Pour le gazole, oui, sur 2005–2026 : 105 % d’une hausse du Brent est répercutée la semaine même contre 61 % d’une baisse, avec un écart significatif sur deux semaines qui se referme en six à huit semaines. Pour l’essence, la symétrie n’est pas rejetée aux seuils usuels sur la même période.

Pourquoi tester les prix hors taxes plutôt que TTC ?

La TICPE est un montant fixe par litre : elle amortit mécaniquement les variations en pourcentage du prix TTC. Tester l’asymétrie sur le TTC mesurerait en partie un artefact fiscal. La DGEC publie directement les prix hors toutes taxes, qui isolent la composante de marché. En complément, l’outil qui recompose le prix d’un litre en direct.

Les remises carburant de 2022 faussent-elles le résultat ?

Non traitées, elles le fausseraient : le prix hors taxes publié absorbe la remise d’État.
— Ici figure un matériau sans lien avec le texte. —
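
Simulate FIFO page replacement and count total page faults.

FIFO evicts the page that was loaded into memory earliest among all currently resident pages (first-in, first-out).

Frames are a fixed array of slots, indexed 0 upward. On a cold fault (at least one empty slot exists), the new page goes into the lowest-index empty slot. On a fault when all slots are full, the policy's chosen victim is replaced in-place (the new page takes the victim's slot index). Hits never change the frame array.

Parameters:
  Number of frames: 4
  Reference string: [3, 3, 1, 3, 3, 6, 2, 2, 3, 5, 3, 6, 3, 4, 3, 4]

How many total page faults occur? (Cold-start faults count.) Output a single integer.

Answer: 7

Derivation:
Step 0: ref 3 → FAULT, frames=[3,-,-,-]
Step 1: ref 3 → HIT, frames=[3,-,-,-]
Step 2: ref 1 → FAULT, frames=[3,1,-,-]
Step 3: ref 3 → HIT, frames=[3,1,-,-]
Step 4: ref 3 → HIT, frames=[3,1,-,-]
Step 5: ref 6 → FAULT, frames=[3,1,6,-]
Step 6: ref 2 → FAULT, frames=[3,1,6,2]
Step 7: ref 2 → HIT, frames=[3,1,6,2]
Step 8: ref 3 → HIT, frames=[3,1,6,2]
Step 9: ref 5 → FAULT (evict 3), frames=[5,1,6,2]
Step 10: ref 3 → FAULT (evict 1), frames=[5,3,6,2]
Step 11: ref 6 → HIT, frames=[5,3,6,2]
Step 12: ref 3 → HIT, frames=[5,3,6,2]
Step 13: ref 4 → FAULT (evict 6), frames=[5,3,4,2]
Step 14: ref 3 → HIT, frames=[5,3,4,2]
Step 15: ref 4 → HIT, frames=[5,3,4,2]
Total faults: 7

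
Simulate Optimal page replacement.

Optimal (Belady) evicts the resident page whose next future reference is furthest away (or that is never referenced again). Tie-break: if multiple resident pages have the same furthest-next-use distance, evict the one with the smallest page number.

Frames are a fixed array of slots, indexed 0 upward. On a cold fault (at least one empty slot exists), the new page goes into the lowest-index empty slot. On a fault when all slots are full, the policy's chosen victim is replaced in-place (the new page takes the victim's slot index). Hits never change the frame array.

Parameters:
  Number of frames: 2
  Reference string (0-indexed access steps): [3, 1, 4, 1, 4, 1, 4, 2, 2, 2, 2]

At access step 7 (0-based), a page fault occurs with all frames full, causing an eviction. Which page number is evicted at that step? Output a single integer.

Step 0: ref 3 -> FAULT, frames=[3,-]
Step 1: ref 1 -> FAULT, frames=[3,1]
Step 2: ref 4 -> FAULT, evict 3, frames=[4,1]
Step 3: ref 1 -> HIT, frames=[4,1]
Step 4: ref 4 -> HIT, frames=[4,1]
Step 5: ref 1 -> HIT, frames=[4,1]
Step 6: ref 4 -> HIT, frames=[4,1]
Step 7: ref 2 -> FAULT, evict 1, frames=[4,2]
At step 7: evicted page 1

Answer: 1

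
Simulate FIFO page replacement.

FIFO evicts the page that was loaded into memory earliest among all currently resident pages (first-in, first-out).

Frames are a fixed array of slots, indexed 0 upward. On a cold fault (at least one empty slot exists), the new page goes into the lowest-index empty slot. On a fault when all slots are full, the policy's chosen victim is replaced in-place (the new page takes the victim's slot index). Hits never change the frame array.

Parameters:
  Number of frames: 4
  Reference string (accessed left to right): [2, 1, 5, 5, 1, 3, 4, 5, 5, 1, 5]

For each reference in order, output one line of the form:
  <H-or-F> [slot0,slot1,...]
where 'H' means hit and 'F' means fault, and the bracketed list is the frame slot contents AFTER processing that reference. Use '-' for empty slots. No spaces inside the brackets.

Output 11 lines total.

F [2,-,-,-]
F [2,1,-,-]
F [2,1,5,-]
H [2,1,5,-]
H [2,1,5,-]
F [2,1,5,3]
F [4,1,5,3]
H [4,1,5,3]
H [4,1,5,3]
H [4,1,5,3]
H [4,1,5,3]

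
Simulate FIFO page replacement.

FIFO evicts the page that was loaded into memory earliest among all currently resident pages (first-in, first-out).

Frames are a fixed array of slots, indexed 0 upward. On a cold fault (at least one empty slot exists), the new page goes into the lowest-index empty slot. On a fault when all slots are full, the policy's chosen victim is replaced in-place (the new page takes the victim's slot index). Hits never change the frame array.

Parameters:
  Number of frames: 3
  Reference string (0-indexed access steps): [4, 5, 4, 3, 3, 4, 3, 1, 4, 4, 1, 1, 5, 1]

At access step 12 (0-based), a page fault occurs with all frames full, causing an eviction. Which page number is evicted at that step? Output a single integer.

Step 0: ref 4 -> FAULT, frames=[4,-,-]
Step 1: ref 5 -> FAULT, frames=[4,5,-]
Step 2: ref 4 -> HIT, frames=[4,5,-]
Step 3: ref 3 -> FAULT, frames=[4,5,3]
Step 4: ref 3 -> HIT, frames=[4,5,3]
Step 5: ref 4 -> HIT, frames=[4,5,3]
Step 6: ref 3 -> HIT, frames=[4,5,3]
Step 7: ref 1 -> FAULT, evict 4, frames=[1,5,3]
Step 8: ref 4 -> FAULT, evict 5, frames=[1,4,3]
Step 9: ref 4 -> HIT, frames=[1,4,3]
Step 10: ref 1 -> HIT, frames=[1,4,3]
Step 11: ref 1 -> HIT, frames=[1,4,3]
Step 12: ref 5 -> FAULT, evict 3, frames=[1,4,5]
At step 12: evicted page 3

Answer: 3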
L’étude réintègre le barème officiel des décrets de 2022 dans la série principale, et vérifie le résultat en excluant purement la fenêtre concernée : l’asymétrie gazole y est encore plus nette (p = 0,0002).

Cette asymétrie coûte-t-elle durablement plus cher à l’automobiliste ?

Les données ne montrent pas de surcoût permanent : à huit semaines, hausses et baisses sont intégralement répercutées. Le coût observable est transitoire, de l’ordre de 4 centimes par litre pendant quelques semaines pour une baisse du Brent de 10 centimes, le temps que la transmission se complète.

Reste la question que la donnée ouverte ne tranche pas encore : à quel maillon de la chaîne, raffinage ou distribution, le décalage du gazole se forme-t-il ? Les cotations de produits raffinés, si elles devenaient publiques, permettraient de découper le trajet du baril à la cuve, et de fermer le dossier que Bacon a ouvert il y a trente-cinq ans.